Before long, the marriage ended. Raul was a mechanic by profession, and often got work fixing bikes, but he now found himself jumping from job to job. In time, he made his way up north to the Bay Area. Briefly he spent time in Hawaii, where he worked a sales job. But he got in trouble out there, losing his license as a result of a DUI. In addition, regarding Hawaii, “It was boring for me. Paradise.”
Raul made his way back to California. He got and lost another job, and found himself living in a minivan in Milpitas, parking at night in business areas. Despite having no money, he always was sure to keep his license plate tags current. But renewing the insurance was a tougher task. He found himself sinking.
“The circle, right?” Raul said. “Getting high, trying to make the day go by, spending a little money on food…”
In the meantime, he encountered danger on the streets. He was physically attacked at one point, and kept moving around to different spots.
One day, Yolie Garcia came to see him, offering support from Hope for the Unhoused. “Every week, she would be consistent. She would give me three or four little bags, and I would just make them last.”

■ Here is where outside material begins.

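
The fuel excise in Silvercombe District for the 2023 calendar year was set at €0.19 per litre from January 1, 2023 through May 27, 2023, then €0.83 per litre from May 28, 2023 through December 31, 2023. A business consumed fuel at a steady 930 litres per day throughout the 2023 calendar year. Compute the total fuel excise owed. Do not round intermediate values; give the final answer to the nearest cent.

€194249.10

January 1 – May 27, 2023: 147 days × 930 litres/day = 136,710 litres at €0.19/litre → €25974.90
May 28 – December 31, 2023: 218 days × 930 litres/day = 202,740 litres at €0.83/litre → €168274.20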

He had a job at Big Sports, and tried to get more hours. He felt that a regular 9 to 5 schedule would help him to be more consistent. “Unfortunately,” he said, “the schedule was all over the place.”

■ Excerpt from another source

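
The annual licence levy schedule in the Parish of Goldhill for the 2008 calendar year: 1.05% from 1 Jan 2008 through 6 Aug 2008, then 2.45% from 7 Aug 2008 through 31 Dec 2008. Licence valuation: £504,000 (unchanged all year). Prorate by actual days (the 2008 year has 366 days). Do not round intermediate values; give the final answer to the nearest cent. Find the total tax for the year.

1 Jan – 6 Aug 2008: 219 days at 1.05% → £504,000 × 1.05% × 219/366 = £3,166.5246
7 Aug – 31 Dec 2008: 147 days at 2.45% → £504,000 × 2.45% × 147/366 = £4,959.4426
Total = £8,125.9672

£8,125.97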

Sometimes, at night, he’d sleep in a public restroom. There’d be ants all over the floor, so he’d spend time cleaning it up before lying down. The job gave him more hours, but he had trouble keeping up with the schedule. He tried to stop using drugs, but that, too, was a struggle. He’d get cranky and irritable, and snap at the people around him if he felt they were being disrespectful.
But with H4U’s help, Raul began the process of organizing his documentation to get into permanent housing. When we spoke, he was hopeful about the prospect of moving into a studio apartment.
In the meantime, he’d like to learn a new skill. “I don’t want to depend on just bikes,” Raul said.
And he’d like to remain stable in the Bay Area. He has been in the U.S. for 25 years.
“I don’t want to go back to Mexico,” said Raul Frias. “My life is here.”
STEVEN RUSSEL (AKA SARGE)
A Vietnam veteran, Sarge was raised in Milpitas and attended MUSD schools. He lost his mother in 1988, then became homeless after her passing. H4U assisted Sarge with reaching the VA and getting assessed for housing. He now lives in a studio apartment in San Jose.
TONY & DIANE ARNET
Tony not only asked H4U for help with housing, he also highlighted his wife Diane’s need for medical care. H4U put them up in a local hotel for several days, then was able to assist the couple in getting benefits and help Diane to schedule neck and back surgery. She is now in a wheelchair; Tony is her caregiver. The couple lives in permanent housing at Milpitas’ Hillview Apartments.
Lynn and her two puppies were living in her truck and large trailer in Milpitas when H4U approached her. Said Garcia in an email to The Beat, “Lynn is very good at advocating for herself; she is kind and resilient. She does all she can to help other unhoused – helping them to move, set up camp, help with food/water. She volunteers with H4U meal distribution.”
This past August, with H4U’s help, Lynn moved into a permanent apartment. She also now serves as a H4U board member.
A consistent theme among these H4U success stories is praise of H4U’s staff.
At present, H4U President Rob Jung estimates that the organization’s annual budget is between 25 and 30 thousand dollars. They are always working to grow and expand, broadening and deepening their ability to make a positive impact on the community.
The Beat also spoke by phone with Robert Cooper, who was unhoused but recently moved into a permanent apartment with H4U’s help. Mr. Cooper did not share the details of his story, but had this to say about H4U:
“They’re just there to help us. Support, support, support. They’re very helpful.”